Boskin, chairman of the board committee that deals with environmental issues, survived a challenge by an investor group that included the California Public Employees' Retirement System, the largest US pension fund. Other holders said Boskin deserved support after the company's shares jumped 36 percent last year, the stock's biggest annual gain since 1980.

"We're very happy with how the company has performed," Harry Wickes, a retired dentist from Fort Worth, Texas, said in an interview. Wickes attended the meeting with his wife Violet, who has been a shareholder for 27 years. "They've been very good to the shareholders."

Exxon Mobil, based in Irving, Texas, was pressured by pension funds, religious groups and environmentalists in the weeks leading up to today's meeting. Critics included California Treasurer Bill Lockyer, the Episcopal Church, New York City Comptroller William Thompson and Greenpeace.

Boskin, a Stanford University economist and who led the White House Council of Economic Advisors from 1989 to 1993, received 93 percent support, down from 94.5 percent last year. Stanford is home to a global-warming research project to which Exxon has pledged $100 million.

Boskin, 61, was criticised by Calpers and more than two dozen other institutional managers representing more than $1 trillion in investment funds after he refused five invitations during the past 18 months to have face-to-face discussions on climate change.

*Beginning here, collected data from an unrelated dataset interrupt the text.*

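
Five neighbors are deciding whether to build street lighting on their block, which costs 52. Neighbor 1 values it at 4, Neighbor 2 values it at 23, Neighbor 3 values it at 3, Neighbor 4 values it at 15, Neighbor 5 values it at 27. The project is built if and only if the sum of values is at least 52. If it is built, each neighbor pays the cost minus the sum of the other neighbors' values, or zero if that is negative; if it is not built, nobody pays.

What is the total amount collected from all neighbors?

10

Total value 72 ≥ cost 52, so it is built.
Neighbor 1: others sum to 68; max(0, 52 - 68) = 0.
Neighbor 2: others sum to 49; max(0, 52 - 49) = 3.
Neighbor 3: others sum to 69; max(0, 52 - 69) = 0.
Neighbor 4: others sum to 57; max(0, 52 - 57) = 0.
Neighbor 5: others sum to 45; max(0, 52 - 45) = 7.
Total collected = 0 + 3 + 0 + 0 + 7 = 10.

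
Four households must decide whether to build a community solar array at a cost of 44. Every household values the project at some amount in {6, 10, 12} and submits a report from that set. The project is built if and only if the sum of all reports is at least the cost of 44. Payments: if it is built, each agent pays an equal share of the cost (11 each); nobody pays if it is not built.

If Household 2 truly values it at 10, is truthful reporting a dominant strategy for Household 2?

Consider the case where Household 1 reports 10, Household 3 reports 12 and Household 4 reports 12.
Truthful report 10: project built, pays 11, utility 10 - 11 = -1.
Report 6 instead: project not built, utility 0.
Since 0 > -1, reporting 6 is strictly better here, so truthful reporting is not dominant.

No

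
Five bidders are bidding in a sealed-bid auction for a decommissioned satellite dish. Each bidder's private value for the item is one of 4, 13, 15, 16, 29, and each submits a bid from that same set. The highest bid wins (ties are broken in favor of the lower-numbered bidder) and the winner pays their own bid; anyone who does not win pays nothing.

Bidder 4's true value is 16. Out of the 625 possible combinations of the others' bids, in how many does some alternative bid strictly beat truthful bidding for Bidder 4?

24

Others bid (4, 4, 4, 4): truth gives 0; bid 13 gives 3 > 0. Violating.
Others bid (4, 4, 4, 13): truth gives 0; bid 13 gives 3 > 0. Violating.
Others bid (4, 4, 4, 15): truth gives 0; bid 15 gives 1 > 0. Violating.
Others bid (4, 4, 13, 4): truth gives 0; bid 15 gives 1 > 0. Violating.
Others bid (4, 4, 4, 16): truth gives 0; no alternative beats it.
Others bid (4, 4, 4, 29): truth gives 0; no alternative beats it.
(Checking all 625 profiles: 24 have a profitable deviation, 601 do not.)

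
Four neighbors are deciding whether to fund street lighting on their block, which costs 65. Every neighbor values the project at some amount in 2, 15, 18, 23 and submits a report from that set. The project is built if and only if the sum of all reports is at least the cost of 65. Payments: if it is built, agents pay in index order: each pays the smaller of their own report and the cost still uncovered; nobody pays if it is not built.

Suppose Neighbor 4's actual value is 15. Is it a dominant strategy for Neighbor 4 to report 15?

Check each profile of the others' reports and compare truth against every alternative report.
Others report (23, 23, 23): truth gives 15, best alternative gives 15.
Others report (18, 23, 23): truth gives 14, best alternative gives 14.
Others report (23, 18, 23): truth gives 14, best alternative gives 14.
Others report (23, 23, 18): truth gives 14, best alternative gives 14.
Others report (15, 23, 23): truth gives 11, best alternative gives 11.
Others report (23, 15, 23): truth gives 11, best alternative gives 11.
(Remaining 58 profiles checked similarly; truth is weakly best in each.)
In every case the truthful report is at least as good as any alternative, so it is a dominant strategy.

Yes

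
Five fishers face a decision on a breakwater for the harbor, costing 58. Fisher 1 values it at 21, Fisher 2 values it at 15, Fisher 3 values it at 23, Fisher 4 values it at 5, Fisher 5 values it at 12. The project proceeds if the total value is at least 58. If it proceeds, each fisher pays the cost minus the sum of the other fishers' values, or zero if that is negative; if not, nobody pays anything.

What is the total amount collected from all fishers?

8

Total value 76 ≥ cost 58, so it is built.
Fisher 1: others sum to 55; max(0, 58 - 55) = 3.
Fisher 2: others sum to 61; max(0, 58 - 61) = 0.
Fisher 3: others sum to 53; max(0, 58 - 53) = 5.
Fisher 4: others sum to 71; max(0, 58 - 71) = 0.
Fisher 5: others sum to 64; max(0, 58 - 64) = 0.
Total collected = 3 + 0 + 5 + 0 + 0 = 8.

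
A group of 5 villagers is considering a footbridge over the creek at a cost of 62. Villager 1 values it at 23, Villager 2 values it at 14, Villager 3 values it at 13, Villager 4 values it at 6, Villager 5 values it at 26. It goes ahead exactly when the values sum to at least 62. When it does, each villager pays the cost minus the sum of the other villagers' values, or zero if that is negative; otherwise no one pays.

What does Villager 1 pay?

Total value 82 ≥ cost 62, so the project is built.
The other villagers' values sum to 59.
Cost minus that sum is 62 - 59 = 3.

3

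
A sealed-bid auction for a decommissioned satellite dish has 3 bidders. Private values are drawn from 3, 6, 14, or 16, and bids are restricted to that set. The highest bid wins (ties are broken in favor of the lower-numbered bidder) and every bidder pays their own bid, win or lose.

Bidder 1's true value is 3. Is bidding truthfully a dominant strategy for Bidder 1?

Yes

Check each profile of the others' bids and compare truth against every alternative bid.
Others bid (3, 3): truth gives 0, best alternative gives -3.
Others bid (3, 14): truth gives -3, best alternative gives -6.
Others bid (3, 16): truth gives -3, best alternative gives -6.
Others bid (6, 14): truth gives -3, best alternative gives -6.
Others bid (6, 16): truth gives -3, best alternative gives -6.
Others bid (14, 3): truth gives -3, best alternative gives -6.
(Remaining 10 profiles checked similarly; truth is weakly best in each.)
In every case the truthful bid is at least as good as any alternative, so it is a dominant strategy.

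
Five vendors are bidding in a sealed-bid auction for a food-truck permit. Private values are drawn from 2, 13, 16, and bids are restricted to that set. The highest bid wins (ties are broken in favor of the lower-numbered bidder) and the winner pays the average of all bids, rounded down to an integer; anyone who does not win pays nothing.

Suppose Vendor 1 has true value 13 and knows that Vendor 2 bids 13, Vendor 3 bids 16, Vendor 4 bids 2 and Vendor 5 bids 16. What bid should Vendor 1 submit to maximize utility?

16

Bid 2: loses, pays 0, utility 0.
Bid 13: loses, pays 0, utility 0.
Bid 16: wins, pays 12, utility 13 - 12 = 1.
The best choice is 16 with utility 1.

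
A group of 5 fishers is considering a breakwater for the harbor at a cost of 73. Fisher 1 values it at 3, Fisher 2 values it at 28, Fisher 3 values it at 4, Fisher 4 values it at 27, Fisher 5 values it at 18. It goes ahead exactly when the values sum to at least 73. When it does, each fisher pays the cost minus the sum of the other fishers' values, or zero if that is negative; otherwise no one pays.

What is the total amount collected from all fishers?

52

Total value 80 ≥ cost 73, so it is built.
Fisher 1: others sum to 77; max(0, 73 - 77) = 0.
Fisher 2: others sum to 52; max(0, 73 - 52) = 21.
Fisher 3: others sum to 76; max(0, 73 - 76) = 0.
Fisher 4: others sum to 53; max(0, 73 - 53) = 20.
Fisher 5: others sum to 62; max(0, 73 - 62) = 11.
Total collected = 0 + 21 + 0 + 20 + 11 = 52.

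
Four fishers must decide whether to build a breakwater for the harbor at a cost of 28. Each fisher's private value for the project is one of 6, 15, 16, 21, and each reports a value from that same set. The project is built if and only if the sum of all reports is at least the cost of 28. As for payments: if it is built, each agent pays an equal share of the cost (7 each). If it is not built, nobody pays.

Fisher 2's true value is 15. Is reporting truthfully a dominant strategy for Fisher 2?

Yes

Check each profile of the others' reports and compare truth against every alternative report.
Others report (6, 6, 6): truth gives 8, best alternative gives 8.
Others report (6, 6, 15): truth gives 8, best alternative gives 8.
Others report (6, 6, 16): truth gives 8, best alternative gives 8.
Others report (6, 6, 21): truth gives 8, best alternative gives 8.
Others report (6, 15, 6): truth gives 8, best alternative gives 8.
Others report (6, 15, 15): truth gives 8, best alternative gives 8.
(Remaining 58 profiles checked similarly; truth is weakly best in each.)
In every case the truthful report is at least as good as any alternative, so it is a dominant strategy.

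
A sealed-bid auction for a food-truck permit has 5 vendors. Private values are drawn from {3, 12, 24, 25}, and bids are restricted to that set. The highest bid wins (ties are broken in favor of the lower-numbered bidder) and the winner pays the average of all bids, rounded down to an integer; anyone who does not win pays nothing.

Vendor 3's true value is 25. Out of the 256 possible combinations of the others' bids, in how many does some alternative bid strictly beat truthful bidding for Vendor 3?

11

Others bid (3, 3, 3, 3): truth gives 18; bid 12 gives 21 > 18. Violating.
Others bid (3, 3, 3, 12): truth gives 16; bid 12 gives 19 > 16. Violating.
Others bid (3, 3, 12, 3): truth gives 16; bid 12 gives 19 > 16. Violating.
Others bid (3, 3, 12, 12): truth gives 14; bid 12 gives 17 > 14. Violating.
Others bid (3, 3, 3, 24): truth gives 14; no alternative beats it.
Others bid (3, 3, 3, 25): truth gives 14; no alternative beats it.
(Checking all 256 profiles: 11 have a profitable deviation, 245 do not.)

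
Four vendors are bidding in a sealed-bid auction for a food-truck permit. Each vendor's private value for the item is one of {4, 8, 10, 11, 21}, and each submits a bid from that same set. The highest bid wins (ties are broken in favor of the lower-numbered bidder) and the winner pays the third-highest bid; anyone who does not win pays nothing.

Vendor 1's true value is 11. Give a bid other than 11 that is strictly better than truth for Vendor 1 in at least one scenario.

21

Suppose Vendor 2 bids 4, Vendor 3 bids 4 and Vendor 4 bids 21.
Bid 11: loses, pays 0, utility 0.
Bid 21: wins, pays 4, utility 11 - 4 = 7.
So bidding 21 beats truth here (7 > 0).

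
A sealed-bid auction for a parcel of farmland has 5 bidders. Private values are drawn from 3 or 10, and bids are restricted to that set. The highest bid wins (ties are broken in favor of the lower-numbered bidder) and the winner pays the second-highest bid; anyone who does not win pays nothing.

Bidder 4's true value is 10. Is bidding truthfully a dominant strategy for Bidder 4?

Check each profile of the others' bids and compare truth against every alternative bid.
Others bid (3, 3, 3, 3): truth gives 7, best alternative gives 0.
Others bid (3, 3, 3, 10): truth gives 0, best alternative gives 0.
Others bid (3, 3, 10, 3): truth gives 0, best alternative gives 0.
Others bid (3, 3, 10, 10): truth gives 0, best alternative gives 0.
Others bid (3, 10, 3, 3): truth gives 0, best alternative gives 0.
Others bid (3, 10, 3, 10): truth gives 0, best alternative gives 0.
(Remaining 10 profiles checked similarly; truth is weakly best in each.)
In every case the truthful bid is at least as good as any alternative, so it is a dominant strategy.

Yes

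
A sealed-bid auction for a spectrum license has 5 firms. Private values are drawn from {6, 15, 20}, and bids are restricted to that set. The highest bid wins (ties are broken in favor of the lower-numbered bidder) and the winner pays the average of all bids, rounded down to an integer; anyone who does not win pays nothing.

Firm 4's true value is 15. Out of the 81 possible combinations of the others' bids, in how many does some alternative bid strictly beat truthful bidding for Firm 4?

17

Others bid (6, 6, 6, 20): truth gives 0; bid 20 gives 4 > 0. Violating.
Others bid (6, 6, 15, 6): truth gives 0; bid 20 gives 5 > 0. Violating.
Others bid (6, 6, 15, 15): truth gives 0; bid 20 gives 3 > 0. Violating.
Others bid (6, 6, 15, 20): truth gives 0; bid 20 gives 2 > 0. Violating.
Others bid (6, 6, 6, 6): truth gives 8; no alternative beats it.
Others bid (6, 6, 6, 15): truth gives 6; no alternative beats it.
(Checking all 81 profiles: 17 have a profitable deviation, 64 do not.)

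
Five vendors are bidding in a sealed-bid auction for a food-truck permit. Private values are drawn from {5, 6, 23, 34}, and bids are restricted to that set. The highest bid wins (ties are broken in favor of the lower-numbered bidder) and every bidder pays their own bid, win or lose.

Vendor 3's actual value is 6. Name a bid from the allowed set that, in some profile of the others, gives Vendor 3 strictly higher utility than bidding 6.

Suppose Vendor 1 bids 5, Vendor 2 bids 5, Vendor 4 bids 5 and Vendor 5 bids 23.
Bid 6: loses but pays 6, utility -6.
Bid 5: loses but pays 5, utility -5.
So bidding 5 beats truth here (-5 > -6).

5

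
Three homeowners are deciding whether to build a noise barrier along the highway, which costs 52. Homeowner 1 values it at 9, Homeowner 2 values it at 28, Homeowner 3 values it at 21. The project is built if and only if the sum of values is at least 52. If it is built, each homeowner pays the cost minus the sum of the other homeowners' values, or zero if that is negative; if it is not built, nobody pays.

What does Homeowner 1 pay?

3

Total value 58 ≥ cost 52, so the project is built.
The other homeowners' values sum to 49.
Cost minus that sum is 52 - 49 = 3.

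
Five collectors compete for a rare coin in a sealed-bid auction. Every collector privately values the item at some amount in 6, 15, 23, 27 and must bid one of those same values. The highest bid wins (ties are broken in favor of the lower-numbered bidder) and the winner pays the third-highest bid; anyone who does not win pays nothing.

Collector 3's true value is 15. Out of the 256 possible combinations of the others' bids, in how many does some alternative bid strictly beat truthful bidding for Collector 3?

8

Others bid (6, 6, 6, 23): truth gives 0; bid 23 gives 9 > 0. Violating.
Others bid (6, 6, 6, 27): truth gives 0; bid 27 gives 9 > 0. Violating.
Others bid (6, 6, 23, 6): truth gives 0; bid 23 gives 9 > 0. Violating.
Others bid (6, 6, 27, 6): truth gives 0; bid 27 gives 9 > 0. Violating.
Others bid (6, 6, 6, 6): truth gives 9; no alternative beats it.
Others bid (6, 6, 6, 15): truth gives 9; no alternative beats it.
(Checking all 256 profiles: 8 have a profitable deviation, 248 do not.)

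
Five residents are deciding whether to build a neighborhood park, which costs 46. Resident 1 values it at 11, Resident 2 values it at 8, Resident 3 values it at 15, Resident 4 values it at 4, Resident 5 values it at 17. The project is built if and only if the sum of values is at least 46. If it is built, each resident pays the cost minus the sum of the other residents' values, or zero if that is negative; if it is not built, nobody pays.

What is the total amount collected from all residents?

Total value 55 ≥ cost 46, so it is built.
Resident 1: others sum to 44; max(0, 46 - 44) = 2.
Resident 2: others sum to 47; max(0, 46 - 47) = 0.
Resident 3: others sum to 40; max(0, 46 - 40) = 6.
Resident 4: others sum to 51; max(0, 46 - 51) = 0.
Resident 5: others sum to 38; max(0, 46 - 38) = 8.
Total collected = 2 + 0 + 6 + 0 + 8 = 16.

16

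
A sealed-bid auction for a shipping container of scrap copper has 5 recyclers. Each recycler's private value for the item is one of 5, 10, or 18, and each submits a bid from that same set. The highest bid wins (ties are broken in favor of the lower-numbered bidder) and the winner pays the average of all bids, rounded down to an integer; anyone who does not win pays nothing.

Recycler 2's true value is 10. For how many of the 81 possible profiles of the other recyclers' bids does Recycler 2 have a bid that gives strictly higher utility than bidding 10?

4

Others bid (10, 5, 5, 5): truth gives 0; bid 18 gives 2 > 0. Violating.
Others bid (10, 5, 5, 10): truth gives 0; bid 18 gives 1 > 0. Violating.
Others bid (10, 5, 10, 5): truth gives 0; bid 18 gives 1 > 0. Violating.
Others bid (10, 10, 5, 5): truth gives 0; bid 18 gives 1 > 0. Violating.
Others bid (5, 5, 5, 5): truth gives 4; no alternative beats it.
Others bid (5, 5, 5, 10): truth gives 3; no alternative beats it.
(Checking all 81 profiles: 4 have a profitable deviation, 77 do not.)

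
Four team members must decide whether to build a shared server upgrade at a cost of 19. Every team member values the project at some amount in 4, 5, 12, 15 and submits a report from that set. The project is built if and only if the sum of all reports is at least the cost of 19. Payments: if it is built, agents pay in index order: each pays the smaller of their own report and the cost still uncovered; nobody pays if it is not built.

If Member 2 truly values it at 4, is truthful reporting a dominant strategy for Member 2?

Yes

Check each profile of the others' reports and compare truth against every alternative report.
Others report (4, 4, 12): truth gives 0, best alternative gives -1.
Others report (4, 4, 15): truth gives 0, best alternative gives -1.
Others report (4, 5, 5): truth gives 0, best alternative gives -1.
Others report (4, 5, 12): truth gives 0, best alternative gives -1.
Others report (4, 5, 15): truth gives 0, best alternative gives -1.
Others report (4, 12, 4): truth gives 0, best alternative gives -1.
(Remaining 58 profiles checked similarly; truth is weakly best in each.)
In every case the truthful report is at least as good as any alternative, so it is a dominant strategy.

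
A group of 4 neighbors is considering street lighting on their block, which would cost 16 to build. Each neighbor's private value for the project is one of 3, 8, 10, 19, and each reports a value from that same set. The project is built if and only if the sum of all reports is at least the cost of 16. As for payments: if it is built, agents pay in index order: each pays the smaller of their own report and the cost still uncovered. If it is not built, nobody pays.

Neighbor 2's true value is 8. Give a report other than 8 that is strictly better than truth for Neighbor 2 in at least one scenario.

Suppose Neighbor 1 reports 3, Neighbor 3 reports 3 and Neighbor 4 reports 8.
Report 8: project built, pays 8, utility 8 - 8 = 0.
Report 3: project built, pays 3, utility 8 - 3 = 5.
So reporting 3 beats truth here (5 > 0).

3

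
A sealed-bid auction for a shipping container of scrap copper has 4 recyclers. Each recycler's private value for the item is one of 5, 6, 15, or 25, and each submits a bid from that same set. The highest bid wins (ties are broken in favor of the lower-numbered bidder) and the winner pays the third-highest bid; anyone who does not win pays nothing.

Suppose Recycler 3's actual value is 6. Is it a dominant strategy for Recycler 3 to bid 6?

No

Consider the case where Recycler 1 bids 5, Recycler 2 bids 5 and Recycler 4 bids 15.
Truthful bid 6: loses, pays 0, utility 0.
Bid 15 instead: wins, pays 5, utility 6 - 5 = 1.
Since 1 > 0, bidding 15 is strictly better here, so truthful bidding is not dominant.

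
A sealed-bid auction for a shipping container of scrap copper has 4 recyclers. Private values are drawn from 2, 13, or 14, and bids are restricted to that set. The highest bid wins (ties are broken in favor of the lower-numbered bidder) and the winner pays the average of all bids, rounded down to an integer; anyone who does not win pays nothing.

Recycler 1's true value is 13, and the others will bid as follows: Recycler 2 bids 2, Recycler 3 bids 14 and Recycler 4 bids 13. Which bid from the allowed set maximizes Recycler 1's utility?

14

Bid 2: loses, pays 0, utility 0.
Bid 13: loses, pays 0, utility 0.
Bid 14: wins, pays 10, utility 13 - 10 = 3.
The best choice is 14 with utility 3.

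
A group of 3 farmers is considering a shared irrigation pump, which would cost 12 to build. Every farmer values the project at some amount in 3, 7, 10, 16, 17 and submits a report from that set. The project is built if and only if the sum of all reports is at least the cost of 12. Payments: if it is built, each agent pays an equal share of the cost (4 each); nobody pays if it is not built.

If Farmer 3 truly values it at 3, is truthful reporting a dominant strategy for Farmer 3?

Yes

Check each profile of the others' reports and compare truth against every alternative report.
Others report (3, 3): truth gives 0, best alternative gives -1.
Others report (3, 7): truth gives -1, best alternative gives -1.
Others report (3, 10): truth gives -1, best alternative gives -1.
Others report (3, 16): truth gives -1, best alternative gives -1.
Others report (3, 17): truth gives -1, best alternative gives -1.
Others report (7, 3): truth gives -1, best alternative gives -1.
(Remaining 19 profiles checked similarly; truth is weakly best in each.)
In every case the truthful report is at least as good as any alternative, so it is a dominant strategy.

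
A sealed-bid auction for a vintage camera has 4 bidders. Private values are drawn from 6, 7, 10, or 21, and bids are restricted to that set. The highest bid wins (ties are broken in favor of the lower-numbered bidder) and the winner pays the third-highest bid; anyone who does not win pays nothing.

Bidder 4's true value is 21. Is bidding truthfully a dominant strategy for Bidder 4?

Yes

Check each profile of the others' bids and compare truth against every alternative bid.
Others bid (6, 6, 10): truth gives 15, best alternative gives 0.
Others bid (6, 10, 6): truth gives 15, best alternative gives 0.
Others bid (10, 6, 6): truth gives 15, best alternative gives 0.
Others bid (6, 7, 10): truth gives 14, best alternative gives 0.
Others bid (6, 10, 7): truth gives 14, best alternative gives 0.
Others bid (7, 6, 10): truth gives 14, best alternative gives 0.
(Remaining 58 profiles checked similarly; truth is weakly best in each.)
In every case the truthful bid is at least as good as any alternative, so it is a dominant strategy.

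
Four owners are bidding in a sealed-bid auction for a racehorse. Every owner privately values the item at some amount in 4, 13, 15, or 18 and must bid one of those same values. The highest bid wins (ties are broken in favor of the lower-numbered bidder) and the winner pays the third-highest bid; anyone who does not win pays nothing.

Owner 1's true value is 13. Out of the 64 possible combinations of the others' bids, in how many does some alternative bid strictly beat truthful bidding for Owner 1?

Others bid (4, 4, 15): truth gives 0; bid 15 gives 9 > 0. Violating.
Others bid (4, 4, 18): truth gives 0; bid 18 gives 9 > 0. Violating.
Others bid (4, 15, 4): truth gives 0; bid 15 gives 9 > 0. Violating.
Others bid (4, 18, 4): truth gives 0; bid 18 gives 9 > 0. Violating.
Others bid (4, 4, 4): truth gives 9; no alternative beats it.
Others bid (4, 4, 13): truth gives 9; no alternative beats it.
(Checking all 64 profiles: 6 have a profitable deviation, 58 do not.)

6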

Boskin has been a director since 1996.

"I don't understand the arrogance of not wanting to talk to people, particularly large investors," Lockyer, a Calpers board member, said in a telephone interview. "At some point, oil companies that fail to plan for a non-oil world are going to become dinosaurs. This is a strategy to die."

Exxon Mobil said Boskin arranged a day-long meeting in July 2006 between 19 representatives of the investors and three Exxon vice-presidents to discuss the issue. Another meeting is planned for later this year, company spokesman Gantt Walton said yesterday.

"Dr. Boskin has communicated with these particular shareholders four different times," Kenneth Cohen, who oversees Exxon Mobil's contributions to public-policy groups, said today in an interview in Dallas. "Because these issues are so important, he did it in writing."

About 35 environmental activists gathered across the street from the meeting at the Morton H. Meyerson Symphony Center in Dallas, holding a banner that said, "Protect the people, protect the planet." Exxon Mobil discontinued the practice of distributing donuts to protesters after the 2005 annual meeting. The protest ended after 45 minutes when a thunderstorm erupted.

The company's stock increased 47 percent since Tillerson, 55, became CEO in January 2006. Exxon Mobil earned $39.5 billion in profit last year, a record for any US corporation. The company's 2006 sales of $335 billion exceeded the gross national products of countries including Norway, South Africa and Ireland.